Repair and replacement costs vary depending on where you live. For comparison, the national average for diagnosis is $99, for repair is $493 and for replacement is $1,741.
The following average prices are based on aggregated HomeServe data reported by our network of contractors across the state of Virginia.
Water Heater Diagnosis: $84
The diagnostic fee is what the technician will charge you to tell you what’s wrong with your system and whether it needs to be repaired or replaced. In Virginia, this fee is about 15% lower than the national average.
Water Heater Repair: $295
Your technician will be able to tell you what’s wrong with your water heater — whether it’s a broken heating element or a faulty thermostat. This average repair price includes replacement parts and the labor to install them. Repairs cost Virginians an average of 40% less than the U.S. overall.

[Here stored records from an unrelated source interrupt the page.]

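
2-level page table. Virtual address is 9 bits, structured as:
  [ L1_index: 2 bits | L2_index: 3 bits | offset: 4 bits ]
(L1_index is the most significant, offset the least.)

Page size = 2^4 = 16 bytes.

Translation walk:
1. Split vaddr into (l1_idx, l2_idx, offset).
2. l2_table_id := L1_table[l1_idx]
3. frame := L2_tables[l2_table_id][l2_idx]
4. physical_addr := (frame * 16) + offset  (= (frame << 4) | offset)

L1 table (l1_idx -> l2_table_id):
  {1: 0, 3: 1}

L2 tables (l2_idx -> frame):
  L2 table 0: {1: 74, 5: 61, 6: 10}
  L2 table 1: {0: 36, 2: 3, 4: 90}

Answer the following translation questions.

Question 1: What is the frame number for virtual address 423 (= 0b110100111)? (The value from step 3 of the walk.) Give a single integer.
Answer: 3

Derivation:
vaddr = 423: l1_idx=3, l2_idx=2
L1[3] = 1; L2[1][2] = 3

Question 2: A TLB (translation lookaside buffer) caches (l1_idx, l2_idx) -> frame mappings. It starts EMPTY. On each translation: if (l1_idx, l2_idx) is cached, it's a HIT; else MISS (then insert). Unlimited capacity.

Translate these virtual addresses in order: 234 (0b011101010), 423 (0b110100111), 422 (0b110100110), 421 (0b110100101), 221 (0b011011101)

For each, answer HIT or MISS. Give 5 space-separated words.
Answer: MISS MISS HIT HIT MISS

Derivation:
vaddr=234: (1,6) not in TLB -> MISS, insert
vaddr=423: (3,2) not in TLB -> MISS, insert
vaddr=422: (3,2) in TLB -> HIT
vaddr=421: (3,2) in TLB -> HIT
vaddr=221: (1,5) not in TLB -> MISS, insert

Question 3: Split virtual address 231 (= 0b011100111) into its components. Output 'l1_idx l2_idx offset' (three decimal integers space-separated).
Answer: 1 6 7

Derivation:
vaddr = 231 = 0b011100111
  top 2 bits -> l1_idx = 1
  next 3 bits -> l2_idx = 6
  bottom 4 bits -> offset = 7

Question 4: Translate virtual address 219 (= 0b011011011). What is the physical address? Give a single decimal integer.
vaddr = 219 = 0b011011011
Split: l1_idx=1, l2_idx=5, offset=11
L1[1] = 0
L2[0][5] = 61
paddr = 61 * 16 + 11 = 987

Answer: 987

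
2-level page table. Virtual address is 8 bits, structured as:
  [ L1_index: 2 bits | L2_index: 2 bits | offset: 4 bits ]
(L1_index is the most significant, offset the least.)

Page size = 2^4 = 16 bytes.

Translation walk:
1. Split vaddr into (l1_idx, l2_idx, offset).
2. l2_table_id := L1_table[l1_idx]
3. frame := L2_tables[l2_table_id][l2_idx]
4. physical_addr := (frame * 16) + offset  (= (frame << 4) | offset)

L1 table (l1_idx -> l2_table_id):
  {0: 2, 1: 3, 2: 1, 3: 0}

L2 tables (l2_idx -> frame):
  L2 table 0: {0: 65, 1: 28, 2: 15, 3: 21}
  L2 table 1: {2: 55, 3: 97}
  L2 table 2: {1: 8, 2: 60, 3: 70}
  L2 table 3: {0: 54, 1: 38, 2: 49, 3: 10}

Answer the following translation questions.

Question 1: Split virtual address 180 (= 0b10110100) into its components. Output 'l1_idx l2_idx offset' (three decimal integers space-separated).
Answer: 2 3 4

Derivation:
vaddr = 180 = 0b10110100
  top 2 bits -> l1_idx = 2
  next 2 bits -> l2_idx = 3
  bottom 4 bits -> offset = 4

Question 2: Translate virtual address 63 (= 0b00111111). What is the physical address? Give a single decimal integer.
vaddr = 63 = 0b00111111
Split: l1_idx=0, l2_idx=3, offset=15
L1[0] = 2
L2[2][3] = 70
paddr = 70 * 16 + 15 = 1135

Answer: 1135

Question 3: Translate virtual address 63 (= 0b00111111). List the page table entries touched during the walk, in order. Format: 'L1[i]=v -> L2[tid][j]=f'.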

Water Heater Replace: $1,592
Water heaters only last about 10 years. If it’s been a brick since you bought yours, a breakdown might be a sign it’s nearing the end of its useful life. In that case, you'll need to spring for a new one. Virginia’s average replacement price is nearly 9% less than the nation’s.
(Note that HomeServe water heater data should generally be assumed to refer to conventional “tanked” models — the most common type — as opposed to tankless or “on-demand” models, which can cost roughly twice as much.)